Increasing worldwide demand for cashew nuts would facilitate a profitable processing industry for Cambodia and increase returns for farmers, according to a new report released yesterday.

Released by the International Finance Corporation, European Union and Ministry of Industry, Mines and Energy, the report entitled “Prospects for Cambodia’s Cashew Sub-sector” shows that the cashew industry could spur revenues of at least $30 million a year if the country’s estimated 60,000 tons of cashew produce are processed locally.

“Cambodia has good quality in-shell cashew nuts available which are currently exported to Vietnam for shelling, thus losing a major opportunity to add value,” the report says.

The report shows that while most cashew nut farming takes place in West Africa and India, Vietnam is the largest exporter and processor of the product.

Experts say there is an opening for Cambodia to compete in the region by implementing simple and cheap measures such as village- or commune-based shelling plants, especially as it currently stands as the world’s eleventh largest producer.

“One of the beauties of cashews is that globally there is high demand,” said Charles Schneider, head of office for the International Finance Corporation in Cambodia during a speech at the report’s launch in Phnom Penh yesterday.

He added there was a safety in cashew nuts as they are a rather expensive snack food fit for niche markets keen on organic food types.

The cashew nut market “hasn’t suffered some of the pricing fluctuations as some of the other commodities,” he said.

But in order to tap into niche markets that buy organic produce, Cambodian cashew producers still need to be certified by an independent body, he said.

Seth Van Doorn, political and commercial affairs officer for the European Union in Cambodia, said Cambodia was in a good position to experience rapid development in the cashew sector after years of stagnant growth.

“But of course we are starting from a very low base,” he said.

Mr Van Doorn said that the EU had the potential of being a key market for Cambodian exports of cashews due to duty free status on agricultural products.

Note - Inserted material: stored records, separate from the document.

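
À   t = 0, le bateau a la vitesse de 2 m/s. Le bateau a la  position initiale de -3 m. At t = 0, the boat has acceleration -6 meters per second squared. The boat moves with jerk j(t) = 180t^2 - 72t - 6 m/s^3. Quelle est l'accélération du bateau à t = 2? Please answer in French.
Nous devons intégrer notre équation du jerk j(t) = 180·t^2 - 72·t - 6 1 fois. En intégrant le jerk et en utilisant la condition initiale a(0) = -6, nous obtenons a(t) = 60·t^3 - 36·t^2 - 6·t - 6. Nous avons l'accélération a(t) = 60·t^3 - 36·t^2 - 6·t - 6. En substituant t = 2: a(2) = 318.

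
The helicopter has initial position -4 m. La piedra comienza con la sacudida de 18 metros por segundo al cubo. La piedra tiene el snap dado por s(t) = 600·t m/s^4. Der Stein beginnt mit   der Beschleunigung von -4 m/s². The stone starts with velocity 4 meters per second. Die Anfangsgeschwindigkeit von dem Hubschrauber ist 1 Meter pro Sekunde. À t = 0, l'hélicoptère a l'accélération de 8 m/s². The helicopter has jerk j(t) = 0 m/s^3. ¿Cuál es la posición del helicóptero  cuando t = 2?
Para resolver esto, necesitamos tomar 3 integrales de nuestra ecuación de la sacudida j(t) = 0. Tomando ∫j(t)dt y aplicando a(0) = 8, encontramos a(t) = 8. Integrando la aceleración y usando la condición inicial v(0) = 1, obtenemos v(t) = 8·t + 1. La integral de la velocidad es la posición. Usando x(0) = -4, obtenemos x(t) = 4·t^2 + t - 4. Usando x(t) = 4·t^2 + t - 4 y sustituyendo t = 2, encontramos x = 14.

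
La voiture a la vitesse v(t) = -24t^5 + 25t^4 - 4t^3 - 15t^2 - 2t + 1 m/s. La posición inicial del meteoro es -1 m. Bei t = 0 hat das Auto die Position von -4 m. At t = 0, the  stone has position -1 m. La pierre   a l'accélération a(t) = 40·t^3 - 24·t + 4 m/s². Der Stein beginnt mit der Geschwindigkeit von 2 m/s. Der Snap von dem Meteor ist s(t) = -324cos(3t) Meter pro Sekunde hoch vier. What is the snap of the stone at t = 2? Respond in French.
En partant de l'accélération a(t) = 40·t^3 - 24·t + 4, nous prenons 2 dérivées. La dérivée de l'accélération donne le jerk: j(t) = 120·t^2 - 24. La dérivée du jerk donne le snap: s(t) = 240·t. De l'équation du snap s(t) = 240·t, nous substituons t = 2 pour obtenir s = 480.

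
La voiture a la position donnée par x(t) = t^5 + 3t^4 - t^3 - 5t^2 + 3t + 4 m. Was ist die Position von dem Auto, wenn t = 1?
Wir haben die Position x(t) = t^5 + 3·t^4 - t^3 - 5·t^2 + 3·t + 4. Durch Einsetzen von t = 1: x(1) = 5.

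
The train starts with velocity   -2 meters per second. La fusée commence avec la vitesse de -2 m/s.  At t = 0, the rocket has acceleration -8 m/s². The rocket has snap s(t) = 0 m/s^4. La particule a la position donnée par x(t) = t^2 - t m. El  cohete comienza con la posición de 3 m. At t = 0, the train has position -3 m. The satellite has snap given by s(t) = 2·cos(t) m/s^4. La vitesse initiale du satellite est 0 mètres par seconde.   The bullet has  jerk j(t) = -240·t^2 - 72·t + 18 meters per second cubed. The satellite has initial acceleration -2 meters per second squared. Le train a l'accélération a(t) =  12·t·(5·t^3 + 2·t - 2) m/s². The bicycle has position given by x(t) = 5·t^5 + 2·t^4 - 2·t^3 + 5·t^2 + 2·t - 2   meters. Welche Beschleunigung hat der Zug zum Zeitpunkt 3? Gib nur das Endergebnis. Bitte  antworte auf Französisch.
À t = 3, a = 5004.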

The EU imports 17 percent of processed cashews worldwide, the third largest market after North America and India.

“There’s never been a better time to be in the cashew business,” said James Fitzpatrick, a cashew nut trade specialist for Ingredient Sourcing Solutions, a cashew nut trade analysis firm in Ireland.

Mr Fitzpatrick said that a current lack of technologies to shell cashews meant that manual labor was still in high demand within the sector. If Cambodia can process its current production levels of 60,000 tons, a total of 10,000 jobs could potentially open up, he said.

Moreover, processing cashew nuts domestically would massively increase the amount farmers here could earn. Unprocessed cashews tend to earn between $600 and $1,000 per ton as opposed to around $8,000 per ton for processed cashews.

And with demand in India, China, Brazil and Russia set to rise in the coming years, there is ample potential for significant profits in the sector, Mr Fitzpatrick said.